The Family and Parenting Institute has commissioned some interesting research from the Institute for Fiscal studies on "The Impact of Austerity
Measures on Households with Children."
The title gives you some idea of where they are coming from, as do previous controversies over the FPI's stance and government funding.
According to the report, people with children will be much more affected by the government's attempts to bring its spending under control.
While the report is scathing, and the press release suitably blood-curdling ("Grim predictions"…"financial pain") I can't see any recommendations, about how the FPI would like to do things differently.
Which is a shame, because the report raises interesting issues.
One question that has been on my mind for a while is about whether the tax system should respond to the number of children you have.
You might think that it already does, because of "Child Tax Credits". But since 2003, you don't need to be working to get these. In effect, they are simply a larger, means tested version of Child Benefit. For clarity, the government should probably rename them as such.
The Government is increasing the personal allowance and so taking lots of low-earning people out of paying income tax. George Osborne has already increased the allowance twice, with a target of getting it up to £10,000 within the parliament.
I am a big fan of tax cuts for low earners. And I quite like the idea of the personal allowance, which represents the idea that you have to be able to provide for yourself before you start being taxed to provide for others (though everyone pays taxes like VAT).
The only weakness of the rising personal allowance is that it it blind to the number of children you have, and the wider "ability to pay". For example, a single childless person on £40,000 a year would be better able to pay
£15,000 in tax than a lone parent of two children on that same £40,000.

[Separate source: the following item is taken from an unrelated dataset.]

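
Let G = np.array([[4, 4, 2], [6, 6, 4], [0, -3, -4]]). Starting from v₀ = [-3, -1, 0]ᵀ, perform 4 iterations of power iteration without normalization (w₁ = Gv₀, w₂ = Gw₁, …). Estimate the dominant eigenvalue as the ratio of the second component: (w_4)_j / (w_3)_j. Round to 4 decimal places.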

This seems fair to me. However, as my former colleague Andrew Lilico has pointed out, "From the tax system’s point of view, you could choose to spend £200,000 on a second-hand Ferrari, or a
yacht, or a child — it’s all the same, as far as the taxman is concerned."
But allowances that took account of family status existed in the tax system until not so long ago (1999/2000). Perhaps it is time to restore tax allowances for dependent children?
There are two broad ways of funding such a move. One would be to concentrate the planned increases in the personal allowance onto only those with children.
The second would be to shift funding over time from means tested benefits (like the Child Tax Credit) or universal benefits (like Child Benefit) into Child Tax Allowances.* This would strengthen the financial incentives to work. For this reason, I think it would reduce child poverty over time.
Polls show that the public are quite split about how much help people with children should expect from the rest of society. By more than two to one (66%-27%) people agree that “People who have more than three children should not get extra child benefit if they have a fourth”.
But they are much more sympathetic to the idea of tax breaks rather than benefits for kids.
By a margin of 55%-36% people disagree with the idea that “People with children should be given higher benefits to compensate for the costs of bringing them up.” Tax breaks for children are more popular than benefits, but people are quite evenly split on the parallel statement that “People with children should have to pay less tax to compensate for the costs of bringing them up”, with 44% in favour and 47% against.
I think the government are doing the right thing in focussing on people on low incomes. But for the same reasons that I think this is a good idea, I think the first people Government should try to help are people on low incomes with children.